The structure is supported by a steel frame, thus allowing for the minimal decorative stucco like brick façade and large holes cut in to allow for large windows. The hidden steel framed cantilevered balconies and canopies support the heavy looking brickwork. Mies was intrigued by the aesthetic aspects of the building, as evidenced by these large open windows. However, there was some pushback to this design, especially from Mies’ friend and static load expert, Ernst Walter. Walter argued that these early uses of steels must be carefully calculated and rely on precise configuration as opposed to stylistic choices. Ironically, though it is not noticeable to the viewer, there is a clash between the structural components and the aesthetic exterior.
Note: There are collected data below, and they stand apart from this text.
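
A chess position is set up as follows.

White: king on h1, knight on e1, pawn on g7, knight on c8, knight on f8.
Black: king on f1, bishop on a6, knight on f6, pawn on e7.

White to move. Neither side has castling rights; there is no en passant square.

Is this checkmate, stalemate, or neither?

neither

White to move; white king on h1.
In check: no.
Legal moves for White: Nh7, Nd7, Ng6, Ne6, Nxe7, Na7, Nd6, Nb6, Kh2, Nf3, Nd3, Ng2, Nc2, g8=Q, g8=R, g8=B, g8=N.
White has 17 legal moves and is not in check → neither.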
At the time of its construction, it was believed that to allow for sufficient air and light the building should be only detached or semi-detached. Perhaps Mies was influenced by the work of De Stijl in terms of transitioning away from the emphasis of a structurally engineered style and towards a more fluid and open work. Some traditional architectural design was incorporated in Lange’s house by Mies van der Rohe but appears that his intention was to inject the modern Bauhaus style as evidenced by the clear geometrical form. Similar to the landscape, the large stretches of grass, straight paths and flower beds follow simple architectural concepts, reflecting the unity of the outer and inner spaces. 
While Mies van der Rohe specialized in various types of building projects, I believe that he was successful in this residential home as he fused the architectural rhythm of the building with its surrounding spaces including nature. With the use of large picture windows, and the seclusion from the streets provided by the woods, there is a powerful connection between the interior space and the outdoors. Although there are various separated rooms, Mies creates a sense of fluidity inside the home which is reflected by the free and open garden. The entrance leads to the largest and most significant room of the building, the circular flowing living hall space that acts as the nucleus of the home. In addition, the repetitious large windows, terraces, and shrubbery covered paths guide the viewer’s perspective to two scenes: one view of the geometric landscape and the other of the well-proportioned Hermann Lange building leaving the client with a sense of tranquility.